J'ai envie de rentrer chez moi, dans mon appartement en France, avec Tom, retrouver mon nid douillet, ma famille, mes amis, ma librairie et mes habitudes. Mais je sais aussi que je ne me pardonnerai jamais de ne pas être allée jusqu'au bout. Je regretterai toute ma vie d'avoir laissé la peur dicter mes actes. Je tape les quatre numéros, l'un après l'autre sur le digicode, d'un index tremblant, et la porte s'ouvre.

Je monte d'un pas mal assuré. Chaque marche en marbre est une épreuve. Il y a visiblement un appartement par niveau, mais je n'entends toujours pas le moindre son, hormis celui de mes semelles sur le sol. Je suis probablement seule dans cet immeuble, et loin de me rassurer, j'ai l'impression que cela me panique encore plus. Mon cœur bat à tout rompre, résonne jusque dans mes oreilles qui bourdonnent et je dois même m'interrompre un instant, la main crispée sur la rampe de bois. Mais je persévère pourtant, jusqu'au deuxième étage où je découvre une lourde porte en métal, entrouverte. Je la pousse doucement pour l'ouvrir tout à fait.

Il est là, en face de moi. Nous y sommes. Je ressens comme un vertige, un grand vide en moi. J'ai tellement attendu, imaginé ce moment, c'est forcément décevant. Pas plus que lorsque j'ai découvert son visage, sur cet article de presse à Gênes, ou quand je l'ai aperçu en chair et en os pour la première fois au milieu de la foule devant l'église blanche, aucun émoi particulier ne me traverse. Je crois que malgré tout, une part de moi refuse d'accepter que cet homme soit mon géniteur.

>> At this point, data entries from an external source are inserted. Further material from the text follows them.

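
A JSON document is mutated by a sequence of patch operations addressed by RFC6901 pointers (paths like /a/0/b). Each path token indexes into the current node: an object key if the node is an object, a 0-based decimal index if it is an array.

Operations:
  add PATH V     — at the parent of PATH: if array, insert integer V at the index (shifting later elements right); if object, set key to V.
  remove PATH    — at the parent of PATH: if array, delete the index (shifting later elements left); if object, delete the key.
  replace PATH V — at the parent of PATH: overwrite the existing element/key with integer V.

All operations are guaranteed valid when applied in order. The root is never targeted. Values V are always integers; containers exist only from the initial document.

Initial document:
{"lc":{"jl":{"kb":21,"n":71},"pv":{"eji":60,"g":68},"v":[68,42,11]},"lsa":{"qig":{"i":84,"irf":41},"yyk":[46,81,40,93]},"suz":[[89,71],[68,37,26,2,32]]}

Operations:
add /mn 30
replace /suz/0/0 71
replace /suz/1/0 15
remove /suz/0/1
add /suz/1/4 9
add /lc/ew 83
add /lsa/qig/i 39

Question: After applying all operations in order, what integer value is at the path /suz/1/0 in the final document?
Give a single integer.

Answer: 15

Derivation:
After op 1 (add /mn 30): {"lc":{"jl":{"kb":21,"n":71},"pv":{"eji":60,"g":68},"v":[68,42,11]},"lsa":{"qig":{"i":84,"irf":41},"yyk":[46,81,40,93]},"mn":30,"suz":[[89,71],[68,37,26,2,32]]}
After op 2 (replace /suz/0/0 71): {"lc":{"jl":{"kb":21,"n":71},"pv":{"eji":60,"g":68},"v":[68,42,11]},"lsa":{"qig":{"i":84,"irf":41},"yyk":[46,81,40,93]},"mn":30,"suz":[[71,71],[68,37,26,2,32]]}
After op 3 (replace /suz/1/0 15): {"lc":{"jl":{"kb":21,"n":71},"pv":{"eji":60,"g":68},"v":[68,42,11]},"lsa":{"qig":{"i":84,"irf":41},"yyk":[46,81,40,93]},"mn":30,"suz":[[71,71],[15,37,26,2,32]]}
After op 4 (remove /suz/0/1): {"lc":{"jl":{"kb":21,"n":71},"pv":{"eji":60,"g":68},"v":[68,42,11]},"lsa":{"qig":{"i":84,"irf":41},"yyk":[46,81,40,93]},"mn":30,"suz":[[71],[15,37,26,2,32]]}
After op 5 (add /suz/1/4 9): {"lc":{"jl":{"kb":21,"n":71},"pv":{"eji":60,"g":68},"v":[68,42,11]},"lsa":{"qig":{"i":84,"irf":41},"yyk":[46,81,40,93]},"mn":30,"suz":[[71],[15,37,26,2,9,32]]}
After op 6 (add /lc/ew 83): {"lc":{"ew":83,"jl":{"kb":21,"n":71},"pv":{"eji":60,"g":68},"v":[68,42,11]},"lsa":{"qig":{"i":84,"irf":41},"yyk":[46,81,40,93]},"mn":30,"suz":[[71],[15,37,26,2,9,32]]}
After op 7 (add /lsa/qig/i 39): {"lc":{"ew":83,"jl":{"kb":21,"n":71},"pv":{"eji":60,"g":68},"v":[68,42,11]},"lsa":{"qig":{"i":39,"irf":41},"yyk":[46,81,40,93]},"mn":30,"suz":[[71],[15,37,26,2,9,32]]}
Value at /suz/1/0: 15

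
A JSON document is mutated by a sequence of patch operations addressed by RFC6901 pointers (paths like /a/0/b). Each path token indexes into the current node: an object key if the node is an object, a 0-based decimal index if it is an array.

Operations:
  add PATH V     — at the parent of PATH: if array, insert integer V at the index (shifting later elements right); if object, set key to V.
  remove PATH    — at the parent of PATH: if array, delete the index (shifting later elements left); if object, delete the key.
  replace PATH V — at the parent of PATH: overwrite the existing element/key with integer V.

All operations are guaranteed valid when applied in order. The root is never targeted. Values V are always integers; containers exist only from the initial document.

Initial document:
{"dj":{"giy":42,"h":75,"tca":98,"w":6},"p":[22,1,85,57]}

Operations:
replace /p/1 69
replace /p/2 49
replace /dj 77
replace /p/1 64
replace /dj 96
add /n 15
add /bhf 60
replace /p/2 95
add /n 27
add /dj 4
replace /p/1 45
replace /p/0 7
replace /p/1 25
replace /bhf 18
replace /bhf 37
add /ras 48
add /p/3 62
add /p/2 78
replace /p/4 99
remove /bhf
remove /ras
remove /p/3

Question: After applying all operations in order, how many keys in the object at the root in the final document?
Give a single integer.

Answer: 3

Derivation:
After op 1 (replace /p/1 69): {"dj":{"giy":42,"h":75,"tca":98,"w":6},"p":[22,69,85,57]}
After op 2 (replace /p/2 49): {"dj":{"giy":42,"h":75,"tca":98,"w":6},"p":[22,69,49,57]}
After op 3 (replace /dj 77): {"dj":77,"p":[22,69,49,57]}
After op 4 (replace /p/1 64): {"dj":77,"p":[22,64,49,57]}
After op 5 (replace /dj 96): {"dj":96,"p":[22,64,49,57]}
After op 6 (add /n 15): {"dj":96,"n":15,"p":[22,64,49,57]}
After op 7 (add /bhf 60): {"bhf":60,"dj":96,"n":15,"p":[22,64,49,57]}
After op 8 (replace /p/2 95): {"bhf":60,"dj":96,"n":15,"p":[22,64,95,57]}
After op 9 (add /n 27): {"bhf":60,"dj":96,"n":27,"p":[22,64,95,57]}
After op 10 (add /dj 4): {"bhf":60,"dj":4,"n":27,"p":[22,64,95,57]}
After op 11 (replace /p/1 45): {"bhf":60,"dj":4,"n":27,"p":[22,45,95,57]}
After op 12 (replace /p/0 7): {"bhf":60,"dj":4,"n":27,"p":[7,45,95,57]}
After op 13 (replace /p/1 25): {"bhf":60,"dj":4,"n":27,"p":[7,25,95,57]}
After op 14 (replace /bhf 18): {"bhf":18,"dj":4,"n":27,"p":[7,25,95,57]}
After op 15 (replace /bhf 37): {"bhf":37,"dj":4,"n":27,"p":[7,25,95,57]}
After op 16 (add /ras 48): {"bhf":37,"dj":4,"n":27,"p":[7,25,95,57],"ras":48}
After op 17 (add /p/3 62): {"bhf":37,"dj":4,"n":27,"p":[7,25,95,62,57],"ras":48}
After op 18 (add /p/2 78): {"bhf":37,"dj":4,"n":27,"p":[7,25,78,95,62,57],"ras":48}
After op 19 (replace /p/4 99): {"bhf":37,"dj":4,"n":27,"p":[7,25,78,95,99,57],"ras":48}
After op 20 (remove /bhf): {"dj":4,"n":27,"p":[7,25,78,95,99,57],"ras":48}
After op 21 (remove /ras): {"dj":4,"n":27,"p":[7,25,78,95,99,57]}
After op 22 (remove /p/3): {"dj":4,"n":27,"p":[7,25,78,99,57]}
Size at the root: 3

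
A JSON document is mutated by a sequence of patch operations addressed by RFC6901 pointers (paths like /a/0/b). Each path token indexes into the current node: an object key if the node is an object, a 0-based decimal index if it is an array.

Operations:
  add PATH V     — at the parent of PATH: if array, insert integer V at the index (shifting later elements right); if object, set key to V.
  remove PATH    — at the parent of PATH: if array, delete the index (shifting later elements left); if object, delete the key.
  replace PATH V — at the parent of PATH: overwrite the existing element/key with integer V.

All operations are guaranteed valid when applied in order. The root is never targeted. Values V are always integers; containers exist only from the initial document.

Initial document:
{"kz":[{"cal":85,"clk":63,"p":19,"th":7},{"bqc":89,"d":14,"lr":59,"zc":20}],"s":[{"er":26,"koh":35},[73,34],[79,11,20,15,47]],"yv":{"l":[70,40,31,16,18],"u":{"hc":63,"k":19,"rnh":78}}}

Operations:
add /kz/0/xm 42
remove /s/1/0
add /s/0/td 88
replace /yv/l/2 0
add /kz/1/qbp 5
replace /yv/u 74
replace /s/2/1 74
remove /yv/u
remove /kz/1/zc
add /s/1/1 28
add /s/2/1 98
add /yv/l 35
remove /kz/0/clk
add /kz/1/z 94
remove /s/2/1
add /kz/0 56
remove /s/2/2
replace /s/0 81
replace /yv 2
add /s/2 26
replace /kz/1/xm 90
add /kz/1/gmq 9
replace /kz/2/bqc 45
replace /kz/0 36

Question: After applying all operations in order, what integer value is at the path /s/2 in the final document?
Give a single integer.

After op 1 (add /kz/0/xm 42): {"kz":[{"cal":85,"clk":63,"p":19,"th":7,"xm":42},{"bqc":89,"d":14,"lr":59,"zc":20}],"s":[{"er":26,"koh":35},[73,34],[79,11,20,15,47]],"yv":{"l":[70,40,31,16,18],"u":{"hc":63,"k":19,"rnh":78}}}
After op 2 (remove /s/1/0): {"kz":[{"cal":85,"clk":63,"p":19,"th":7,"xm":42},{"bqc":89,"d":14,"lr":59,"zc":20}],"s":[{"er":26,"koh":35},[34],[79,11,20,15,47]],"yv":{"l":[70,40,31,16,18],"u":{"hc":63,"k":19,"rnh":78}}}
After op 3 (add /s/0/td 88): {"kz":[{"cal":85,"clk":63,"p":19,"th":7,"xm":42},{"bqc":89,"d":14,"lr":59,"zc":20}],"s":[{"er":26,"koh":35,"td":88},[34],[79,11,20,15,47]],"yv":{"l":[70,40,31,16,18],"u":{"hc":63,"k":19,"rnh":78}}}
After op 4 (replace /yv/l/2 0): {"kz":[{"cal":85,"clk":63,"p":19,"th":7,"xm":42},{"bqc":89,"d":14,"lr":59,"zc":20}],"s":[{"er":26,"koh":35,"td":88},[34],[79,11,20,15,47]],"yv":{"l":[70,40,0,16,18],"u":{"hc":63,"k":19,"rnh":78}}}
After op 5 (add /kz/1/qbp 5): {"kz":[{"cal":85,"clk":63,"p":19,"th":7,"xm":42},{"bqc":89,"d":14,"lr":59,"qbp":5,"zc":20}],"s":[{"er":26,"koh":35,"td":88},[34],[79,11,20,15,47]],"yv":{"l":[70,40,0,16,18],"u":{"hc":63,"k":19,"rnh":78}}}
After op 6 (replace /yv/u 74): {"kz":[{"cal":85,"clk":63,"p":19,"th":7,"xm":42},{"bqc":89,"d":14,"lr":59,"qbp":5,"zc":20}],"s":[{"er":26,"koh":35,"td":88},[34],[79,11,20,15,47]],"yv":{"l":[70,40,0,16,18],"u":74}}
After op 7 (replace /s/2/1 74): {"kz":[{"cal":85,"clk":63,"p":19,"th":7,"xm":42},{"bqc":89,"d":14,"lr":59,"qbp":5,"zc":20}],"s":[{"er":26,"koh":35,"td":88},[34],[79,74,20,15,47]],"yv":{"l":[70,40,0,16,18],"u":74}}
After op 8 (remove /yv/u): {"kz":[{"cal":85,"clk":63,"p":19,"th":7,"xm":42},{"bqc":89,"d":14,"lr":59,"qbp":5,"zc":20}],"s":[{"er":26,"koh":35,"td":88},[34],[79,74,20,15,47]],"yv":{"l":[70,40,0,16,18]}}
After op 9 (remove /kz/1/zc): {"kz":[{"cal":85,"clk":63,"p":19,"th":7,"xm":42},{"bqc":89,"d":14,"lr":59,"qbp":5}],"s":[{"er":26,"koh":35,"td":88},[34],[79,74,20,15,47]],"yv":{"l":[70,40,0,16,18]}}
After op 10 (add /s/1/1 28): {"kz":[{"cal":85,"clk":63,"p":19,"th":7,"xm":42},{"bqc":89,"d":14,"lr":59,"qbp":5}],"s":[{"er":26,"koh":35,"td":88},[34,28],[79,74,20,15,47]],"yv":{"l":[70,40,0,16,18]}}
After op 11 (add /s/2/1 98): {"kz":[{"cal":85,"clk":63,"p":19,"th":7,"xm":42},{"bqc":89,"d":14,"lr":59,"qbp":5}],"s":[{"er":26,"koh":35,"td":88},[34,28],[79,98,74,20,15,47]],"yv":{"l":[70,40,0,16,18]}}
After op 12 (add /yv/l 35): {"kz":[{"cal":85,"clk":63,"p":19,"th":7,"xm":42},{"bqc":89,"d":14,"lr":59,"qbp":5}],"s":[{"er":26,"koh":35,"td":88},[34,28],[79,98,74,20,15,47]],"yv":{"l":35}}
After op 13 (remove /kz/0/clk): {"kz":[{"cal":85,"p":19,"th":7,"xm":42},{"bqc":89,"d":14,"lr":59,"qbp":5}],"s":[{"er":26,"koh":35,"td":88},[34,28],[79,98,74,20,15,47]],"yv":{"l":35}}
After op 14 (add /kz/1/z 94): {"kz":[{"cal":85,"p":19,"th":7,"xm":42},{"bqc":89,"d":14,"lr":59,"qbp":5,"z":94}],"s":[{"er":26,"koh":35,"td":88},[34,28],[79,98,74,20,15,47]],"yv":{"l":35}}
After op 15 (remove /s/2/1): {"kz":[{"cal":85,"p":19,"th":7,"xm":42},{"bqc":89,"d":14,"lr":59,"qbp":5,"z":94}],"s":[{"er":26,"koh":35,"td":88},[34,28],[79,74,20,15,47]],"yv":{"l":35}}
After op 16 (add /kz/0 56): {"kz":[56,{"cal":85,"p":19,"th":7,"xm":42},{"bqc":89,"d":14,"lr":59,"qbp":5,"z":94}],"s":[{"er":26,"koh":35,"td":88},[34,28],[79,74,20,15,47]],"yv":{"l":35}}
After op 17 (remove /s/2/2): {"kz":[56,{"cal":85,"p":19,"th":7,"xm":42},{"bqc":89,"d":14,"lr":59,"qbp":5,"z":94}],"s":[{"er":26,"koh":35,"td":88},[34,28],[79,74,15,47]],"yv":{"l":35}}
After op 18 (replace /s/0 81): {"kz":[56,{"cal":85,"p":19,"th":7,"xm":42},{"bqc":89,"d":14,"lr":59,"qbp":5,"z":94}],"s":[81,[34,28],[79,74,15,47]],"yv":{"l":35}}
After op 19 (replace /yv 2): {"kz":[56,{"cal":85,"p":19,"th":7,"xm":42},{"bqc":89,"d":14,"lr":59,"qbp":5,"z":94}],"s":[81,[34,28],[79,74,15,47]],"yv":2}
After op 20 (add /s/2 26): {"kz":[56,{"cal":85,"p":19,"th":7,"xm":42},{"bqc":89,"d":14,"lr":59,"qbp":5,"z":94}],"s":[81,[34,28],26,[79,74,15,47]],"yv":2}
After op 21 (replace /kz/1/xm 90): {"kz":[56,{"cal":85,"p":19,"th":7,"xm":90},{"bqc":89,"d":14,"lr":59,"qbp":5,"z":94}],"s":[81,[34,28],26,[79,74,15,47]],"yv":2}
After op 22 (add /kz/1/gmq 9): {"kz":[56,{"cal":85,"gmq":9,"p":19,"th":7,"xm":90},{"bqc":89,"d":14,"lr":59,"qbp":5,"z":94}],"s":[81,[34,28],26,[79,74,15,47]],"yv":2}
After op 23 (replace /kz/2/bqc 45): {"kz":[56,{"cal":85,"gmq":9,"p":19,"th":7,"xm":90},{"bqc":45,"d":14,"lr":59,"qbp":5,"z":94}],"s":[81,[34,28],26,[79,74,15,47]],"yv":2}
After op 24 (replace /kz/0 36): {"kz":[36,{"cal":85,"gmq":9,"p":19,"th":7,"xm":90},{"bqc":45,"d":14,"lr":59,"qbp":5,"z":94}],"s":[81,[34,28],26,[79,74,15,47]],"yv":2}
Value at /s/2: 26

Answer: 26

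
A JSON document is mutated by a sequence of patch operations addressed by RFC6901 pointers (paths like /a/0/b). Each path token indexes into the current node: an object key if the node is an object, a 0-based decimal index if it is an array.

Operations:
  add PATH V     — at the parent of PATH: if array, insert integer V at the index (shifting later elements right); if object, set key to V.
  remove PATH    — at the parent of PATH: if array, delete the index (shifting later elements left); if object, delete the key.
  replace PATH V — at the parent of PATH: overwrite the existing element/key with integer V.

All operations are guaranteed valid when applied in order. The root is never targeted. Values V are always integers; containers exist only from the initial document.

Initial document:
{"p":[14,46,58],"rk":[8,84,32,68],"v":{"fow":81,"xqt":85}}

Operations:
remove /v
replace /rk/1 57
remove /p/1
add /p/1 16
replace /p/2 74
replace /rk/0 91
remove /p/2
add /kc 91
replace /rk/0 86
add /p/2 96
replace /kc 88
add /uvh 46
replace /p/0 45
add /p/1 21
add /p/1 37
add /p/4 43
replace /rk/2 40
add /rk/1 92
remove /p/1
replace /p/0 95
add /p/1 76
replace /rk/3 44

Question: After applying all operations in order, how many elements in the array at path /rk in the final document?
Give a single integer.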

Il est assis sur une chaise, au milieu de la pièce vide, entouré de ses sbires. Je n'arrive pas à croire qu'ils se mettent en scène de cette manière, je les trouve tellement ridicules tous les trois. Montolo trône au centre, vêtu d'un pantalon clair et d'une chemise à manches courtes de bonne facture, bien repassée. A gauche, Luigi, le grand, à qui j'ai eu affaire dans la rue, et à droite, l'autre, Domenico, plus petit mais avec des bras gros comme deux fois mes cuisses et un cou de taureau. J'ai l'impression d'être dans un mauvais remake du Parrain. Montolo me regarde, d'un air presque indifférent, le menton haut, ses yeux noirs posés négligemment sur moi comme si je n'étais qu'une petite chose insignifiante, un cafard qu'on hésite encore à écraser sous sa chaussure d'un geste sec ou à épargner, tant il paraît inoffensif.